The European-wide law enforcement agency Europol and counterparts from the U.S., took the joint action "to stop the sale, distribution and promotion of illegal and harmful items, including weapons and drugs, which were being sold on online 'dark' marketplaces" on the "Tor" network, Europol said in a statement on Friday.
The term "dark marketplaces" is used because illegal websites are operating in the so-called "Darknet," an undetectable area of the normal, surface internet. The "Darknet" is accessed using networks like Tor (an acronym for "The Onion Router") a free network designed to anonymize the real IP address of internet users by routing their traffic through many servers of the Tor network.
Tor is used by a variety of people for both legal and illicit purposes.
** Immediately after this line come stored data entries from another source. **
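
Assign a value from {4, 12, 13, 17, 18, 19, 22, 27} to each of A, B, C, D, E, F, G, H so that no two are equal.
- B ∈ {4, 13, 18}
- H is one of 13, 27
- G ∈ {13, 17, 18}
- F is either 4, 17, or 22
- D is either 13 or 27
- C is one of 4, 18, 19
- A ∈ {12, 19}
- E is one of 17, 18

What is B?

The 8 variables draw from only 8 values {4, 12, 13, 17, 18, 19, 22, 27}, so each is used; only A can be 12, hence A = 12.
The 7 still-open variables draw from only 7 values {4, 13, 17, 18, 19, 22, 27}, so each is used; only C can be 19, hence C = 19.
Among the 6 still-open variables, 22 fits only F (and all 6 values in {4, 13, 17, 18, 22, 27} must be used), so F = 22.
Among the 5 still-open variables, 4 fits only B (and all 5 values in {4, 13, 17, 18, 27} must be used), so B = 4.

4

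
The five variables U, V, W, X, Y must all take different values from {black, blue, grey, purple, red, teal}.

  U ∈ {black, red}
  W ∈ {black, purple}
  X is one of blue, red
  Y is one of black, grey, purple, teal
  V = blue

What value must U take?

V has just one choice, so V = blue. So X can't be blue.
That leaves X = red. Remove red from U.
So U = black.

black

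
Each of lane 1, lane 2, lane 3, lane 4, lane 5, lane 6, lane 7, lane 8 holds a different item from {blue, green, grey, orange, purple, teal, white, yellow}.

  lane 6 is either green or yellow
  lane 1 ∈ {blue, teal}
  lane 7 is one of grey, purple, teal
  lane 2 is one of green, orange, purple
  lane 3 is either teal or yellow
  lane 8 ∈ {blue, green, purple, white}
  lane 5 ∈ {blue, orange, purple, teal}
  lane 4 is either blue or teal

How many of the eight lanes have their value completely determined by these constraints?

4

The 8 variables together cover exactly {blue, green, grey, orange, purple, teal, white, yellow} — 8 values for 8 variables — and grey appears only in lane 7's list, so lane 7 = grey.
The 7 still-open variables draw from only 7 values {blue, green, orange, purple, teal, white, yellow}, so each is used; only lane 8 can be white, hence lane 8 = white.
The 2 variables lane 1 and lane 4 are confined to {blue, teal}, which locks those values in; drop them from lane 3, lane 5.
lane 3's domain is down to {yellow}, so lane 3 = yellow. Strike yellow from lane 6.
lane 6's domain is down to {green}, so lane 6 = green. So lane 2 can't be green.
Determined: lane 3=yellow, lane 6=green, lane 7=grey, lane 8=white. The other lanes each still have more than one consistent value. That makes 4.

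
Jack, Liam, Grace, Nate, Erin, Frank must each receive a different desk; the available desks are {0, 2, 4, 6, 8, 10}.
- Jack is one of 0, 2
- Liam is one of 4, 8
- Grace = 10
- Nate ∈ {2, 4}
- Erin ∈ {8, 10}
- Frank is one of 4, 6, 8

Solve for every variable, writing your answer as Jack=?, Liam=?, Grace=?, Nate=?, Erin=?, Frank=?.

Grace's domain is down to {10}, so Grace = 10. Remove 10 from Erin.
Erin must be 8 (only option left). Strike 8 from Liam, Frank.
Liam must be 4 (only option left). Strike 4 from Nate, Frank.
Nate's domain is down to {2}, so Nate = 2. Eliminate 2 elsewhere: Jack.
Frank has just one choice, so Frank = 6.
That leaves Jack = 0.

Jack=0, Liam=4, Grace=10, Nate=2, Erin=8, Frank=6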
As well as helping to prevent internet users from identity theft it can protect the communications of political dissidents or journalists in repressive regimes.
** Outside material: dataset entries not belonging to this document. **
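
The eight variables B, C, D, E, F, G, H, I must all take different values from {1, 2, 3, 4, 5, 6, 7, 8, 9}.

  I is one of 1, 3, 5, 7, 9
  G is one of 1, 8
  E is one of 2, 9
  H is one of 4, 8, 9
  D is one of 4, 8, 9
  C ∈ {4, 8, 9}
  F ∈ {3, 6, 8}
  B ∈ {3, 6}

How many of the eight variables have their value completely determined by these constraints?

2

C, D, H share exactly the 3 values {4, 8, 9}; by pigeonhole those values go to them, so strike 4, 8, 9 from E, F, G, I.
E's domain is down to {2}, so E = 2.
G has just one choice, so G = 1. Remove 1 from I.
The 2 variables B and F are confined to {3, 6}, which locks those values in; drop them from I.
Determined: E=2, G=1. The other variables each still have more than one consistent value. That makes 2.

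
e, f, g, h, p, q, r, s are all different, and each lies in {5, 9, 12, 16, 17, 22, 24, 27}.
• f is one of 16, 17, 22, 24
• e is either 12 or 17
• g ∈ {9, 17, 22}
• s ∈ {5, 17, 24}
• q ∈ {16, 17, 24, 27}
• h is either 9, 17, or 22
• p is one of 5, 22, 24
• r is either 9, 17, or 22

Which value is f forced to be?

16

The 8 variables together cover exactly {5, 9, 12, 16, 17, 22, 24, 27} — 8 values for 8 variables — and 12 appears only in e's list, so e = 12.
The 7 still-open variables together cover exactly {5, 9, 16, 17, 22, 24, 27} — 7 values for 7 variables — and 27 appears only in q's list, so q = 27.
Among the 6 still-open variables, 16 fits only f (and all 6 values in {5, 9, 16, 17, 22, 24} must be used), so f = 16.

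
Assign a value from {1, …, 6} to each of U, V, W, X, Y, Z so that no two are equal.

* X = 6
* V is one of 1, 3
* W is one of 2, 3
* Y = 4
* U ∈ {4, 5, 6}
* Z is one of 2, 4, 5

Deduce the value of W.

3

X must be 6 (only option left). So U can't be 6.
That leaves Y = 4. Remove 4 from U, Z.
U has just one choice, so U = 5. Remove 5 from Z.
Z must be 2 (only option left). So W can't be 2.
So W = 3.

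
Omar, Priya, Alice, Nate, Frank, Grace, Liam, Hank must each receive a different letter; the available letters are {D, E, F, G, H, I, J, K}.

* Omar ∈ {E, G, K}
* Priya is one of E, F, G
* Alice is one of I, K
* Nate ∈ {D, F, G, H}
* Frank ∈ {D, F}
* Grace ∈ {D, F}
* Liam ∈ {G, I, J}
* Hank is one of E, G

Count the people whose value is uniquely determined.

The 8 variables draw from only 8 values {D, E, F, G, H, I, J, K}, so each is used; only Nate can be H, hence Nate = H.
Among the 7 still-open variables, J fits only Liam (and all 7 values in {D, E, F, G, I, J, K} must be used), so Liam = J.
The 6 still-open variables together cover exactly {D, E, F, G, I, K} — 6 values for 6 variables — and I appears only in Alice's list, so Alice = I.
The 5 still-open variables draw from only 5 values {D, E, F, G, K}, so each is used; only Omar can be K, hence Omar = K.
Frank and Grace share exactly the 2 values {D, F}; by pigeonhole those values go to them, so strike D, F from Priya.
Determined: Omar=K, Alice=I, Nate=H, Liam=J. The other people each still have more than one consistent value. That makes 4.

4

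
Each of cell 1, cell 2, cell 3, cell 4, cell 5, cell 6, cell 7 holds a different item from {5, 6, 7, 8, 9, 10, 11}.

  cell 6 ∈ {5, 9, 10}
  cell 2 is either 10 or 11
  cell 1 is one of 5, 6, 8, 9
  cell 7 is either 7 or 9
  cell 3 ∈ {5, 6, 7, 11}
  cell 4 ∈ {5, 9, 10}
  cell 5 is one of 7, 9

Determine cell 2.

11

Among the 7 variables, 8 fits only cell 1 (and all 7 values in {5, 6, 7, 8, 9, 10, 11} must be used), so cell 1 = 8.
The 6 still-open variables draw from only 6 values {5, 6, 7, 9, 10, 11}, so each is used; only cell 3 can be 6, hence cell 3 = 6.
Among the 5 still-open variables, 11 fits only cell 2 (and all 5 values in {5, 7, 9, 10, 11} must be used), so cell 2 = 11.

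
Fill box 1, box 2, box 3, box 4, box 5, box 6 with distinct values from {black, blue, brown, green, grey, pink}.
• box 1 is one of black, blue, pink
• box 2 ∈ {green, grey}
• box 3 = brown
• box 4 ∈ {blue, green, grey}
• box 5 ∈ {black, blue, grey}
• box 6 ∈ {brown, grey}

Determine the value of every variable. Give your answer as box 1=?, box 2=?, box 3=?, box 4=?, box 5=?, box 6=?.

box 1=pink, box 2=green, box 3=brown, box 4=blue, box 5=black, box 6=grey

box 3 has just one choice, so box 3 = brown. So box 6 can't be brown.
box 6 has just one choice, so box 6 = grey. Eliminate grey elsewhere: box 2, box 4, box 5.
box 2's domain is down to {green}, so box 2 = green. Strike green from box 4.
box 4's domain is down to {blue}, so box 4 = blue. So box 1, box 5 can't be blue.
box 5 must be black (only option left). So box 1 can't be black.
That leaves box 1 = pink.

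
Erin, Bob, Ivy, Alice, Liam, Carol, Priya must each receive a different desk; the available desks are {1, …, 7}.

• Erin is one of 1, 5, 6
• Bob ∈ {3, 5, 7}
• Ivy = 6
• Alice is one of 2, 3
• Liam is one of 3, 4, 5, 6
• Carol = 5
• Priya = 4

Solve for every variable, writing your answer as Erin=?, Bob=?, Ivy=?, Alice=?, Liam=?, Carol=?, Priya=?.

Erin=1, Bob=7, Ivy=6, Alice=2, Liam=3, Carol=5, Priya=4

Ivy's domain is down to {6}, so Ivy = 6. Remove 6 from Erin, Liam.
Carol has just one choice, so Carol = 5. Remove 5 from Erin, Bob, Liam.
Priya must be 4 (only option left). Remove 4 from Liam.
Erin must be 1 (only option left).
Liam has just one choice, so Liam = 3. Strike 3 from Bob, Alice.
That leaves Bob = 7.
That leaves Alice = 2.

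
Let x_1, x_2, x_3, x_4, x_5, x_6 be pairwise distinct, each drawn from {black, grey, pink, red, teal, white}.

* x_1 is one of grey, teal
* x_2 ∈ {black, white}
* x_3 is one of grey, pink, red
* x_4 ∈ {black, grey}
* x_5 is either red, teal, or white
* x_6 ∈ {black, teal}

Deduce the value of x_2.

white

The 6 variables together cover exactly {black, grey, pink, red, teal, white} — 6 values for 6 variables — and pink appears only in x_3's list, so x_3 = pink.
The 5 still-open variables draw from only 5 values {black, grey, red, teal, white}, so each is used; only x_5 can be red, hence x_5 = red.
The 4 still-open variables together cover exactly {black, grey, teal, white} — 4 values for 4 variables — and white appears only in x_2's list, so x_2 = white.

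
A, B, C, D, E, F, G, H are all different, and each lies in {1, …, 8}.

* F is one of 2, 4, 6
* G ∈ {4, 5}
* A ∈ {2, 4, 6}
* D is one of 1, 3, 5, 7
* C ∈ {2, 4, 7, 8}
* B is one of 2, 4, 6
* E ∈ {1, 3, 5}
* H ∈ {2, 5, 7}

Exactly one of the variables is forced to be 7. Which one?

H

The 8 variables draw from only 8 values {1, 2, 3, 4, 5, 6, 7, 8}, so each is used; only C can be 8, hence C = 8.
A, B, F between them cover only {2, 4, 6} — a naked triple. Remove those values from G, H.
G's domain is down to {5}, so G = 5. Remove 5 from D, E, H.
So 7 goes to H.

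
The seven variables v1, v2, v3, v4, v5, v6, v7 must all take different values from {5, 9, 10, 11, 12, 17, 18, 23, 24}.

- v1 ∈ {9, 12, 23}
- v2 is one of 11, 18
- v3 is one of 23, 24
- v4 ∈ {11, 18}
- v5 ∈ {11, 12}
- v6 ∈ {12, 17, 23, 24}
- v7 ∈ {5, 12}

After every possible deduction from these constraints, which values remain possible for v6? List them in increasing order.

The 2 variables v2 and v4 are confined to {11, 18}, which locks those values in; drop them from v5.
v5's domain is down to {12}, so v5 = 12. Eliminate 12 elsewhere: v1, v6, v7.
v7's domain is down to {5}, so v7 = 5.
No further eliminations apply; v6 can still be any of 17, 23, 24.

17, 23, 24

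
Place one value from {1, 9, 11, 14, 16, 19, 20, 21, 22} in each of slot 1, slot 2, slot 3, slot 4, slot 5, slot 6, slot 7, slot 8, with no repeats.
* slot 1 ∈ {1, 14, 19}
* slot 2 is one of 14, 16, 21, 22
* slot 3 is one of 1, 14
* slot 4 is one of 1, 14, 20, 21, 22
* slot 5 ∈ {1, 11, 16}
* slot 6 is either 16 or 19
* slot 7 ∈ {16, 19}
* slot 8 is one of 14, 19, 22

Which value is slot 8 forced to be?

The 8 variables draw from only 8 values {1, 11, 14, 16, 19, 20, 21, 22}, so each is used; only slot 5 can be 11, hence slot 5 = 11.
Among the 7 still-open variables, 20 fits only slot 4 (and all 7 values in {1, 14, 16, 19, 20, 21, 22} must be used), so slot 4 = 20.
The 6 still-open variables together cover exactly {1, 14, 16, 19, 21, 22} — 6 values for 6 variables — and 21 appears only in slot 2's list, so slot 2 = 21.
The 5 still-open variables draw from only 5 values {1, 14, 16, 19, 22}, so each is used; only slot 8 can be 22, hence slot 8 = 22.

22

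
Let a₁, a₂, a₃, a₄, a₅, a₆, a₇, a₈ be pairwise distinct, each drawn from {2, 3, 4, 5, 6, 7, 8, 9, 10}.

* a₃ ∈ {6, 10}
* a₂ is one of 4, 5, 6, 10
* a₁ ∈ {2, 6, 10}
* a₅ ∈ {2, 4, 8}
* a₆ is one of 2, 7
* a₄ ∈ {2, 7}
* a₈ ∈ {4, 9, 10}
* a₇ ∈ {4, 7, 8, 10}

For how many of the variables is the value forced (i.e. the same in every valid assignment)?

The 8 variables together cover exactly {2, 4, 5, 6, 7, 8, 9, 10} — 8 values for 8 variables — and 5 appears only in a₂'s list, so a₂ = 5.
The 7 still-open variables together cover exactly {2, 4, 6, 7, 8, 9, 10} — 7 values for 7 variables — and 9 appears only in a₈'s list, so a₈ = 9.
a₄ and a₆ share exactly the 2 values {2, 7}; by pigeonhole those values go to them, so strike 2, 7 from a₁, a₅, a₇.
a₁ and a₃ share exactly the 2 values {6, 10}; by pigeonhole those values go to them, so strike 6, 10 from a₇.
Determined: a₂=5, a₈=9. The other variables each still have more than one consistent value. That makes 2.

2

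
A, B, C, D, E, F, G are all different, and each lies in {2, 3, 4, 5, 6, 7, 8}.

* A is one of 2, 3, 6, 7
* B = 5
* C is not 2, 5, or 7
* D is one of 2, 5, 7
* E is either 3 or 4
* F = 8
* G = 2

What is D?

B has just one choice, so B = 5. Strike 5 from D.
F has just one choice, so F = 8. So C can't be 8.
G's domain is down to {2}, so G = 2. So A, D can't be 2.
So D = 7.

7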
On the flip side, however, it can enable criminals to operate online largely hidden from the authorities by hiding internet users' locations and drugs, weapon, counterfeit goods and even hitmen for hire can be found on the Darknet.
Thursday's "Operation Onymous" was coordinated by a variety of crime agencies including Europol's European Cybercrime Centre (EC3), the FBI, the U.S. Immigration and Customs Enforcement's (ICE) and Homeland Security Investigations (HSI) and resulted in 17 arrests of vendors and administrators running "dark" online marketplaces and more than 410 hidden services being taken down.
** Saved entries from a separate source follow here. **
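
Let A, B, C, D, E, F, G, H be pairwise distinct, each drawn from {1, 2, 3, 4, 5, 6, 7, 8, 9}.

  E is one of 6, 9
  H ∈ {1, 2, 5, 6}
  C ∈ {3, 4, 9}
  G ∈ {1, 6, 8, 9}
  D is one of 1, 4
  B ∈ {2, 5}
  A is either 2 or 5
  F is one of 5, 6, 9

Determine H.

The 8 variables draw from only 8 values {1, 2, 3, 4, 5, 6, 8, 9}, so each is used; only C can be 3, hence C = 3.
Among the 7 still-open variables, 4 fits only D (and all 7 values in {1, 2, 4, 5, 6, 8, 9} must be used), so D = 4.
The 6 still-open variables together cover exactly {1, 2, 5, 6, 8, 9} — 6 values for 6 variables — and 8 appears only in G's list, so G = 8.
The 5 still-open variables together cover exactly {1, 2, 5, 6, 9} — 5 values for 5 variables — and 1 appears only in H's list, so H = 1.

1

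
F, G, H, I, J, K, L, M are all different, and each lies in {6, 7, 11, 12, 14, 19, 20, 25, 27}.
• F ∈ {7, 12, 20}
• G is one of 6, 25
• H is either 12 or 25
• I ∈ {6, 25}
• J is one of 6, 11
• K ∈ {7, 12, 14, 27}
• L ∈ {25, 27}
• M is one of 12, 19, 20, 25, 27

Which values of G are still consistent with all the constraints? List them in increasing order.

6, 25

G and I share exactly the 2 values {6, 25}; by pigeonhole those values go to them, so strike 6, 25 from H, J, L, M.
H must be 12 (only option left). Strike 12 from F, K, M.
J must be 11 (only option left).
L has just one choice, so L = 27. Eliminate 27 elsewhere: K, M.
No further eliminations apply; G can still be any of 6, 25.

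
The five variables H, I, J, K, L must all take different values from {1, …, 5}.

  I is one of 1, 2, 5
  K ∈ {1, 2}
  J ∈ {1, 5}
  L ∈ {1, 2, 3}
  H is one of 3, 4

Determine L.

Among the 5 variables, 4 fits only H (and all 5 values in {1, 2, 3, 4, 5} must be used), so H = 4.
The 4 still-open variables draw from only 4 values {1, 2, 3, 5}, so each is used; only L can be 3, hence L = 3.

3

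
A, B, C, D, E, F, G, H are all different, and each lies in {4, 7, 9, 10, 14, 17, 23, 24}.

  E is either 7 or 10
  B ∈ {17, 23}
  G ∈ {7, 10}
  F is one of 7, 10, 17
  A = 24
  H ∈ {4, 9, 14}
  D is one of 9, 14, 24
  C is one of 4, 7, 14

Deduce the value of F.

A has just one choice, so A = 24. So D can't be 24.
The 7 still-open variables together cover exactly {4, 7, 9, 10, 14, 17, 23} — 7 values for 7 variables — and 23 appears only in B's list, so B = 23.
Among the 6 still-open variables, 17 fits only F (and all 6 values in {4, 7, 9, 10, 14, 17} must be used), so F = 17.

17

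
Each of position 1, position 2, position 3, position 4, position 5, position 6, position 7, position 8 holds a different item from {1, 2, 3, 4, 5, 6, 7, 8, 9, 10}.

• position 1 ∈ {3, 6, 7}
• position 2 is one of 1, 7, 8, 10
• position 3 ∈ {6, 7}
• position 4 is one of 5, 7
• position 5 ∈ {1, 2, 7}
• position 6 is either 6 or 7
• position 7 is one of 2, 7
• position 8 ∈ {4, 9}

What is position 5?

1

The 2 variables position 3 and position 6 are confined to {6, 7}, which locks those values in; drop them from position 1, position 2, position 4, position 5, position 7.
That leaves position 1 = 3.
position 4 must be 5 (only option left).
position 7's domain is down to {2}, so position 7 = 2. Strike 2 from position 5.
So position 5 = 1.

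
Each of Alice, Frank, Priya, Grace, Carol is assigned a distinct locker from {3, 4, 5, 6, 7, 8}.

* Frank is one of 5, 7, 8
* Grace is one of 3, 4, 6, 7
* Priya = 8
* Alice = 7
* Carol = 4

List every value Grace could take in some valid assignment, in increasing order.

3, 6

Alice has just one choice, so Alice = 7. Eliminate 7 elsewhere: Frank, Grace.
That leaves Priya = 8. So Frank can't be 8.
Carol must be 4 (only option left). Remove 4 from Grace.
Frank has just one choice, so Frank = 5.
No further eliminations apply; Grace can still be any of 3, 6.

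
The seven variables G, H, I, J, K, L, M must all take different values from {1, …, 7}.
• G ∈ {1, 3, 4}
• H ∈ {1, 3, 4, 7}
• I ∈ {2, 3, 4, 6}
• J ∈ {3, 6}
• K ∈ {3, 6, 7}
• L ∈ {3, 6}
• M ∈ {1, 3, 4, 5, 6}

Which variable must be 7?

Among the 7 variables, 2 fits only I (and all 7 values in {1, 2, 3, 4, 5, 6, 7} must be used), so I = 2.
The 6 still-open variables together cover exactly {1, 3, 4, 5, 6, 7} — 6 values for 6 variables — and 5 appears only in M's list, so M = 5.
J and L share exactly the 2 values {3, 6}; by pigeonhole those values go to them, so strike 3, 6 from G, H, K.
So 7 goes to K.

K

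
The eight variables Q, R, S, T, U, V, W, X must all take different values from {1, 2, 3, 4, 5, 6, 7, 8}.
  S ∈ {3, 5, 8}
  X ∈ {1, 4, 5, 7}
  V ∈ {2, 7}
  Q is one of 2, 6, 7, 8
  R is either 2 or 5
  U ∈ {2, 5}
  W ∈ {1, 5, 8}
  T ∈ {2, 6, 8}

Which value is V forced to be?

The 8 variables together cover exactly {1, 2, 3, 4, 5, 6, 7, 8} — 8 values for 8 variables — and 3 appears only in S's list, so S = 3.
The 7 still-open variables together cover exactly {1, 2, 4, 5, 6, 7, 8} — 7 values for 7 variables — and 4 appears only in X's list, so X = 4.
The 6 still-open variables draw from only 6 values {1, 2, 5, 6, 7, 8}, so each is used; only W can be 1, hence W = 1.
R and U share exactly the 2 values {2, 5}; by pigeonhole those values go to them, so strike 2, 5 from Q, T, V.
So V = 7.

7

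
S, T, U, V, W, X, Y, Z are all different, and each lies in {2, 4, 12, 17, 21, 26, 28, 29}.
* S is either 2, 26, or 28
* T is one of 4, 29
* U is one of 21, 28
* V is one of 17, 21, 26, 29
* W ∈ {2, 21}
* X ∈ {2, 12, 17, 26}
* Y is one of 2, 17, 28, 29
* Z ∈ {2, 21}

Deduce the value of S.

The 8 variables draw from only 8 values {2, 4, 12, 17, 21, 26, 28, 29}, so each is used; only T can be 4, hence T = 4.
Among the 7 still-open variables, 12 fits only X (and all 7 values in {2, 12, 17, 21, 26, 28, 29} must be used), so X = 12.
W and Z share exactly the 2 values {2, 21}; by pigeonhole those values go to them, so strike 2, 21 from S, U, V, Y.
U must be 28 (only option left). Strike 28 from S, Y.
So S = 26.

26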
Bitcoins worth approximately $1 million, 180,000 euros in cash, drugs, gold and silver were seized, Europol said. The FBI and the U.S. ICE and HIS teams also took down "Silk Road 2.0" – a drugs marketplace operating in the dark net – and arrested its operator.
The "Silk Road" that uses the Tor network to operate undetected was shut down by U.S. authorities a year ago but four weeks later the site was back up and running again. On Friday, a day after Silk Road 2.0 was pulled down by crime agencies there were already mentions across social media site Reddit of a Silk Road 3.0.
Thursday's global enforcement operation showed that the authorities are serious about fighting back, according to Troels Oerting, head of Europol's Cybercrime Centre.
"We have demonstrated that, together, we are able to efficiently remove vital criminal infrastructures that are supporting serious organized crime," he said in Europol's statement on the operation released on Friday.
"We are not 'just' removing these services from the open Internet; this time we have also hit services on the Darknet using Tor where, for a long time, criminals have considered themselves beyond reach. We can now show that they are neither invisible nor untouchable. The criminals can run but they can't hide. And our work continues."